In testing the new Sun Fire T2000 and Solaris 10 zones, a user attempted to see if they could break a zone to see if it would break the whole machine. Essentially, the user followed the "Solaris Containers Consolidating Servers and Applications" guide and ...

  • Created pset0 with min and max of 1 cpu
  • Created pool0 and added the pset0 to it
  • Created zone0 and assigned pool0 to it
  • Installed and booted zone0
  • Run the following C code in zone0
    #include <stdio.h>
    main() {
        while (1) {
            fork();
        }
    }
    </stdio.h>

Now this is a very harsh test which will break (read grind it to a halt) pretty much any machine you throw this at. In this case it broke the zone almost instantly, but the user still had control over the global zone for a couple of minutes, in which time he managed to capture the load average...

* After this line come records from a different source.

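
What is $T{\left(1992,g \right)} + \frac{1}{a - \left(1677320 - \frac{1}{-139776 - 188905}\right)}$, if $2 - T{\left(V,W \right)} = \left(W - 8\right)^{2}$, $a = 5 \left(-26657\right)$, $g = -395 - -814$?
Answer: $- \frac{100525633050920195}{595111462006} \approx -1.6892 \cdot 10^{5}$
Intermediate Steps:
$g = 419$ ($g = -395 + 814 = 419$)
$a = -133285$
$T{\left(V,W \right)} = 2 - \left(-8 + W\right)^{2}$ ($T{\left(V,W \right)} = 2 - \left(W - 8\right)^{2} = 2 - \left(-8 + W\right)^{2}$)
$T{\left(1992,g \right)} + \frac{1}{a - \left(1677320 - \frac{1}{-139776 - 188905}\right)} = \left(2 - \left(-8 + 419\right)^{2}\right) + \frac{1}{-133285 - \left(1677320 - \frac{1}{-139776 - 188905}\right)} = \left(2 - 411^{2}\right) + \frac{1}{-133285 - \left(1677320 - \frac{1}{-328681}\right)} = \left(2 - 168921\right) + \frac{1}{-133285 - \frac{551303214921}{328681}} = -168919 + \frac{1}{- \frac{595111462006}{328681}} = -168919 - \frac{328681}{595111462006} = - \frac{100525633050920195}{595111462006}$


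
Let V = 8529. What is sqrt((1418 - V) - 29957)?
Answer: 2*I*sqrt(9267) ≈ 192.53*I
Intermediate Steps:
sqrt((1418 - V) - 29957) = sqrt((1418 - 1*8529) - 29957) = sqrt((1418 - 8529) - 29957) = sqrt(-7111 - 29957) = sqrt(-37068) = 2*I*sqrt(9267)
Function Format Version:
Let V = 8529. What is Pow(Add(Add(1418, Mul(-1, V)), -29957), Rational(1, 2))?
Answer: Mul(2, I, Pow(9267, Rational(1, 2))) ≈ Mul(192.53, I)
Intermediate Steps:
Pow(Add(Add(1418, Mul(-1, V)), -29957), Rational(1, 2)) = Pow(Add(Add(1418, Mul(-1, 8529)), -29957), Rational(1, 2)) = Pow(Add(Add(1418, -8529), -29957), Rational(1, 2)) = Pow(Add(-7111, -29957), Rational(1, 2)) = Pow(-37068, Rational(1, 2)) = Mul(2, I, Pow(9267, Rational(1, 2)))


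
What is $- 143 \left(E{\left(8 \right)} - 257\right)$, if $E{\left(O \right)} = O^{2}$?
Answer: $27599$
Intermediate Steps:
$- 143 \left(E{\left(8 \right)} - 257\right) = - 143 \left(8^{2} - 257\right) = - 143 \left(64 - 257\right) = \left(-143\right) \left(-193\right) = 27599$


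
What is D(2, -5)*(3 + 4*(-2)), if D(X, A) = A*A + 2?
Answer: -135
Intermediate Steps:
D(X, A) = 2 + A² (D(X, A) = A² + 2 = 2 + A²)
D(2, -5)*(3 + 4*(-2)) = (2 + (-5)²)*(3 + 4*(-2)) = (2 + 25)*(3 - 8) = 27*(-5) = -135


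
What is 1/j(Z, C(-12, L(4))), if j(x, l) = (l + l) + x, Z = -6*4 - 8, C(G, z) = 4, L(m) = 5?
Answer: -1/24 ≈ -0.041667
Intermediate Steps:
Z = -32 (Z = -24 - 8 = -32)
j(x, l) = x + 2*l (j(x, l) = 2*l + x = x + 2*l)
1/j(Z, C(-12, L(4))) = 1/(-32 + 2*4) = 1/(-32 + 8) = 1/(-24) = -1/24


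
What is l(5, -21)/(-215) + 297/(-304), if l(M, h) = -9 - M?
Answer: -59599/65360 ≈ -0.91186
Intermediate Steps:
l(5, -21)/(-215) + 297/(-304) = (-9 - 1*5)/(-215) + 297/(-304) = (-9 - 5)*(-1/215) + 297*(-1/304) = -14*(-1/215) - 297/304 = 14/215 - 297/304 = -59599/65360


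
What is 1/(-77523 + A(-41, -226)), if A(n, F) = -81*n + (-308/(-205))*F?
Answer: -205/15281018 ≈ -1.3415e-5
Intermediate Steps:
A(n, F) = -81*n + 308*F/205 (A(n, F) = -81*n + (-308*(-1/205))*F = -81*n + 308*F/205)
1/(-77523 + A(-41, -226)) = 1/(-77523 + (-81*(-41) + (308/205)*(-226))) = 1/(-77523 + (3321 - 69608/205)) = 1/(-77523 + 611197/205) = 1/(-15281018/205) = -205/15281018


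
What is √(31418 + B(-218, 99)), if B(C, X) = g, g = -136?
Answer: √31282 ≈ 176.87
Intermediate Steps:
B(C, X) = -136
√(31418 + B(-218, 99)) = √(31418 - 136) = √31282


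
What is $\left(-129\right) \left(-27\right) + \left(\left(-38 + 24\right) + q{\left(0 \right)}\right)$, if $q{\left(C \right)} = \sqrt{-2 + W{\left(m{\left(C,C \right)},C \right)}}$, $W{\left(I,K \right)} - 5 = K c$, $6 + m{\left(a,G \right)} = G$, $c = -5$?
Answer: $3469 + \sqrt{3} \approx 3470.7$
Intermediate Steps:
$m{\left(a,G \right)} = -6 + G$
$W{\left(I,K \right)} = 5 - 5 K$ ($W{\left(I,K \right)} = 5 + K \left(-5\right) = 5 - 5 K$)
$q{\left(C \right)} = \sqrt{3 - 5 C}$ ($q{\left(C \right)} = \sqrt{-2 - \left(-5 + 5 C\right)} = \sqrt{3 - 5 C}$)
$\left(-129\right) \left(-27\right) + \left(\left(-38 + 24\right) + q{\left(0 \right)}\right) = \left(-129\right) \left(-27\right) + \left(\left(-38 + 24\right) + \sqrt{3 - 0}\right) = 3483 - \left(14 - \sqrt{3 + 0}\right) = 3483 - \left(14 - \sqrt{3}\right) = 3469 + \sqrt{3}$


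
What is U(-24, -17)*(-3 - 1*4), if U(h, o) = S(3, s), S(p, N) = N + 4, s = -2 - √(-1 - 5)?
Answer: -14 + 7*I*√6 ≈ -14.0 + 17.146*I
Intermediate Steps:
s = -2 - I*√6 (s = -2 - √(-6) = -2 - I*√6 ≈ -2.0 - 2.4495*I)
S(p, N) = 4 + N
U(h, o) = 2 - I*√6 (U(h, o) = 4 + (-2 - I*√6) = 2 - I*√6)
U(-24, -17)*(-3 - 1*4) = (2 - I*√6)*(-3 - 1*4) = (2 - I*√6)*(-3 - 4) = (2 - I*√6)*(-7) = -14 + 7*I*√6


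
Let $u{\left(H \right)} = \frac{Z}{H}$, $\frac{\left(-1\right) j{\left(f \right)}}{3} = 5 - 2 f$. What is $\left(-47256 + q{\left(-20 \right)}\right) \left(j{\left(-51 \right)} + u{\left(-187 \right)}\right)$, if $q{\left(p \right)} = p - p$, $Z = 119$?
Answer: $15199248$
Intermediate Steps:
$j{\left(f \right)} = -15 + 6 f$ ($j{\left(f \right)} = - 3 \left(5 - 2 f\right) = -15 + 6 f$)
$u{\left(H \right)} = \frac{119}{H}$
$q{\left(p \right)} = 0$
$\left(-47256 + q{\left(-20 \right)}\right) \left(j{\left(-51 \right)} + u{\left(-187 \right)}\right) = \left(-47256 + 0\right) \left(\left(-15 + 6 \left(-51\right)\right) + \frac{119}{-187}\right) = - 47256 \left(\left(-15 - 306\right) + 119 \left(- \frac{1}{187}\right)\right) = - 47256 \left(-321 - \frac{7}{11}\right) = \left(-47256\right) \left(- \frac{3538}{11}\right) = 15199248$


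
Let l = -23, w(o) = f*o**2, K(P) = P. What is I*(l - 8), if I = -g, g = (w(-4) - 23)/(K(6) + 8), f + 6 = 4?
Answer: -1705/14 ≈ -121.79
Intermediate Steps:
f = -2 (f = -6 + 4 = -2)
w(o) = -2*o**2
g = -55/14 (g = (-2*(-4)**2 - 23)/(6 + 8) = (-2*16 - 23)/14 = (-32 - 23)*(1/14) = -55*1/14 = -55/14 ≈ -3.9286)
I = 55/14 (I = -1*(-55/14) = 55/14 ≈ 3.9286)
I*(l - 8) = 55*(-23 - 8)/14 = (55/14)*(-31) = -1705/14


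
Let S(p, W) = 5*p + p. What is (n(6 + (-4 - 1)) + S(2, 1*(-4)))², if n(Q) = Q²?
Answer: 169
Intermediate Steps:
S(p, W) = 6*p
(n(6 + (-4 - 1)) + S(2, 1*(-4)))² = ((6 + (-4 - 1))² + 6*2)² = ((6 - 5)² + 12)² = (1² + 12)² = (1 + 12)² = 13² = 169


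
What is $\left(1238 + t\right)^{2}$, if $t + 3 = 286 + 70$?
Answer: $2531281$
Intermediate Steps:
$t = 353$ ($t = -3 + \left(286 + 70\right) = -3 + 356 = 353$)
$\left(1238 + t\right)^{2} = \left(1238 + 353\right)^{2} = 1591^{2} = 2531281$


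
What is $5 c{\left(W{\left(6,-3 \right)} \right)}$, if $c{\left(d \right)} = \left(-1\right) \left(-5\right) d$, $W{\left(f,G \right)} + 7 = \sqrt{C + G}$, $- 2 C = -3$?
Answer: $-175 + \frac{25 i \sqrt{6}}{2} \approx -175.0 + 30.619 i$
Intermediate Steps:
$C = \frac{3}{2}$ ($C = \left(- \frac{1}{2}\right) \left(-3\right) = \frac{3}{2} \approx 1.5$)
$W{\left(f,G \right)} = -7 + \sqrt{\frac{3}{2} + G}$
$c{\left(d \right)} = 5 d$
$5 c{\left(W{\left(6,-3 \right)} \right)} = 5 \cdot 5 \left(-7 + \frac{\sqrt{6 + 4 \left(-3\right)}}{2}\right) = 5 \cdot 5 \left(-7 + \frac{\sqrt{6 - 12}}{2}\right) = 5 \cdot 5 \left(-7 + \frac{\sqrt{-6}}{2}\right) = 5 \cdot 5 \left(-7 + \frac{i \sqrt{6}}{2}\right) = 5 \left(-35 + \frac{5 i \sqrt{6}}{2}\right) = -175 + \frac{25 i \sqrt{6}}{2}$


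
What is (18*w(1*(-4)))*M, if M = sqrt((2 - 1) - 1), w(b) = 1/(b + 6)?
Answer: 0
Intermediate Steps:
w(b) = 1/(6 + b)
M = 0 (M = sqrt(1 - 1) = sqrt(0) = 0)
(18*w(1*(-4)))*M = (18/(6 + 1*(-4)))*0 = (18/(6 - 4))*0 = (18/2)*0 = (18*(1/2))*0 = 9*0 = 0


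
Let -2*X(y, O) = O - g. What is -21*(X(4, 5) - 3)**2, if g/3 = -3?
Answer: -2100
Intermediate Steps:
g = -9 (g = 3*(-3) = -9)
X(y, O) = -9/2 - O/2 (X(y, O) = -(O - 1*(-9))/2 = -(O + 9)/2 = -(9 + O)/2 = -9/2 - O/2)
-21*(X(4, 5) - 3)**2 = -21*((-9/2 - 1/2*5) - 3)**2 = -21*((-9/2 - 5/2) - 3)**2 = -21*(-7 - 3)**2 = -21*(-10)**2 = -21*100 = -2100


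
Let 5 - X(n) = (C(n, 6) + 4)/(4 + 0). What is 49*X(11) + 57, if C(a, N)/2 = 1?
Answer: 457/2 ≈ 228.50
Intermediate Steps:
C(a, N) = 2 (C(a, N) = 2*1 = 2)
X(n) = 7/2 (X(n) = 5 - (2 + 4)/(4 + 0) = 5 - 6/4 = 5 - 1*3/2 = 5 - 3/2 = 7/2)
49*X(11) + 57 = 49*(7/2) + 57 = 343/2 + 57 = 457/2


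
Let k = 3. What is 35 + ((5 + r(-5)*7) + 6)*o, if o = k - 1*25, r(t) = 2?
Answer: -515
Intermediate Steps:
o = -22 (o = 3 - 1*25 = 3 - 25 = -22)
35 + ((5 + r(-5)*7) + 6)*o = 35 + ((5 + 2*7) + 6)*(-22) = 35 + ((5 + 14) + 6)*(-22) = 35 + (19 + 6)*(-22) = 35 + 25*(-22) = 35 - 550 = -515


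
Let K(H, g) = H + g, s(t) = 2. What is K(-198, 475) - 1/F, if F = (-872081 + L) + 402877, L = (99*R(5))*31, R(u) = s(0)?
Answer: 128269283/463066 ≈ 277.00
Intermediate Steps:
R(u) = 2
L = 6138 (L = (99*2)*31 = 198*31 = 6138)
F = -463066 (F = (-872081 + 6138) + 402877 = -865943 + 402877 = -463066)
K(-198, 475) - 1/F = (-198 + 475) - 1/(-463066) = 277 - 1*(-1/463066) = 277 + 1/463066 = 128269283/463066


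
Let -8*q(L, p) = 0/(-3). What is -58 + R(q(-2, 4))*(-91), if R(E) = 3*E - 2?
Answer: 124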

10:03pm up 9:56, 1 user, load average: 29055.02, 21988.81, 10829.24

How's that for impressive. The machine was crawling, but technically still responsive with a load of nearly 30000 in the last minute. Eventually the global zone gave up the ghost too.

If you're interested, the only reason the zone brought down the whole box, when it shouldn't have, was because the user didn't enable Fair Share Scheduling for the resource pool he created (skipped one of the sections in the document). It would probably have also been a good idea to restrict the number of LWPs for the zone too.

If you're not a *nix user, especially a Solaris 10 user, this post isn't going to mean much to you, sorry.